For Las Vegas dispensaries or Las Vegas cannabis testing facilities, along with the rest of Nevada and other states where the cannabis industry is now playing a major roll in their economy, solving the cannabis banking problems are a must. Hopes are high that The STATES Act recently introduced to Congress will be that solution. While the new bill does not legalize cannabis nationally, it would legalize cannabis financial proceeds in states that have legalized the plant opening the door to more merchant service accounts and providing more alternatives for companies to store their funds rather than cash.
The current status of cannabis banking is that the most credible financial institutions around the country are more than reluctant to open accounts for cannabis companies in fear the federal government will perceive it as money laundering since cannabis is a Schedule 1 substance making it as illegal of a substance could be here in the United States. Some credit unions and state sponsored banks have permitted cannabis companies to open accounts, but they have been inconsistent leaving most cannabis companies that ever touch the plant forced to work exclusively on a cash basis.

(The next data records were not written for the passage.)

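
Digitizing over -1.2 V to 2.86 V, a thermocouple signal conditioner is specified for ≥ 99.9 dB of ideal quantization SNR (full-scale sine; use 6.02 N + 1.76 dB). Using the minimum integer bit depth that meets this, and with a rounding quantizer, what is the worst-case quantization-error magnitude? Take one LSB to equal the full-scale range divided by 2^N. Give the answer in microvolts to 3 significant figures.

15.5 µV

Range = 2.86 − (-1.2) = 4.06 V.
Solving 6.02 N ≥ 99.9 − 1.76: N ≥ 16.302. Round up → N = 17.
One LSB is 4.06 V / 131072 = 30.975 µV.
Half an LSB is 15.5 µV.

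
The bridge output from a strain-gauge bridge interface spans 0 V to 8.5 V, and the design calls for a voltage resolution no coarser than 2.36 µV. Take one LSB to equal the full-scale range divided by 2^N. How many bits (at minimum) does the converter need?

22 bits

V_FS = 8.5 V.
Need 2^N ≥ 8.5 V / 2.36 µV = 3.602e6 → N_min = 22.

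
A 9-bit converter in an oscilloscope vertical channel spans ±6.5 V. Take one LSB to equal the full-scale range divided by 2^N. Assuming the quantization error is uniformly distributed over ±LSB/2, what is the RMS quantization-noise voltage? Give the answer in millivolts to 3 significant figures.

The full-scale span is 6.5 − (-6.5) = 13 V.
One LSB is 13 V / 512 = 25.391 mV.
σ_q = LSB/√12 = 25.391 mV/3.4641 = 7.33 mV.

7.33 mV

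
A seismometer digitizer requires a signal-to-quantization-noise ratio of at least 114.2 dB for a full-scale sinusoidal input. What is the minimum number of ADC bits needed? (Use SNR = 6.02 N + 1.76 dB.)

19 bits

6.02 N + 1.76 ≥ 114.2 gives N ≥ 18.678, so the minimum integer is 19.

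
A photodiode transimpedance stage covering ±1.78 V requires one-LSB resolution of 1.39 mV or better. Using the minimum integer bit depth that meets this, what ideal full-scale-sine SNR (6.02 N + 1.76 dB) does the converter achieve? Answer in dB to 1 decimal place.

74.0 dB

The full-scale span is 1.78 − (-1.78) = 3.56 V.
Levels needed ≥ 3.56/1.39 mV = 2561. 2^12 = 4096 suffices, so N_min = 12.
SNR = 6.02 × 12 + 1.76 = 74.00 dB.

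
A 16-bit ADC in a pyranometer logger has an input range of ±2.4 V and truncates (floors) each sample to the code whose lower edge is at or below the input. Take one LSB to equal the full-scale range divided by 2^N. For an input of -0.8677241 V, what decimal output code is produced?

The full-scale span is 2.4 − (-2.4) = 4.8 V. LSB = 4.8 V / 2^16 ≈ 73.24 µV.
code = ⌊(V_in − V_min)/LSB⌋ = ⌊(V_in − V_min) × 2^16 / range⌋
     = ⌊(-0.8677241 − (-2.4)) × 65536 / 4.8⌋ = ⌊1.5322759 × 65536/4.8⌋
     = ⌊20920.674⌋ = 20920.

20920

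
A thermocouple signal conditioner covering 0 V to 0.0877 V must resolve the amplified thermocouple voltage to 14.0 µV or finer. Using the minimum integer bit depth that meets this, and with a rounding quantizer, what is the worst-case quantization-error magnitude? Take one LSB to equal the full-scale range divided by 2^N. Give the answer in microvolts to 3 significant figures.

5.35 µV

V_FS = 0.0877 V.
Levels needed ≥ 0.0877/14.0 µV = 6264. 2^13 = 8192 suffices, so N_min = 13.
LSB = 0.0877 V ÷ 2^13 = 0.0877/8192 V = 10.706 µV.
|e|_max = LSB/2 = 5.35 µV.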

The STATES Act should make many more banks comfortable but it may not be a cure all. Nicole Howell Neubert, a cannabis attorney in California said in an interview, “Most financial institutions will be looking for even more affirmative direction from (Washington) to feel comfortable with banking cannabis companies.”
Financial institutions are highly regulated and must stay compliant at all times. Working with a cannabis company under the protections of The STATES Act may make them more comfortable but it will still involve more work on their part to stay compliant than traditional business accounts which means higher costs of doing business. It ends up being a matter of math whether the bank sees the costs worth working with a cannabis company. The STATES Act allows states to still maintain the illegal status of cannabis and banks in those states that elect not to legalize marijuana are likely to remain reluctant to do business with cannabis companies
The Bank Secrecy Act requires that banks know their customers well enough to ensure they are not engaging in money laundering, said Julie A. Hill, a professor at the University of Alabama School of Law. “This likely means that a bank accepting marijuana money would have to do enough research to know that their customers are complying with state law regarding the sale of marijuana,” Hill said. “The bank would likely have to confirm that the marijuana is not sold to minors or sold for transport to states where it is illegal.”
“I don’t imagine the … financial institution would take that risk to take in funds from a business considered illegal in that state,” said Beth Mills of the Western Bankers Association.
Regardless of whether The STATES Act would solve all cannabis banking problems if it manages to pass through Congress and the President was to sign off on it, cannabis companies would likely still see a lot of financial relief by its passage. Not only would credible banks likely start doing business with them, but it would also remove the 280E tax code which prevents cannabis companies from writing off normal business expenses adding a massive cost to their business.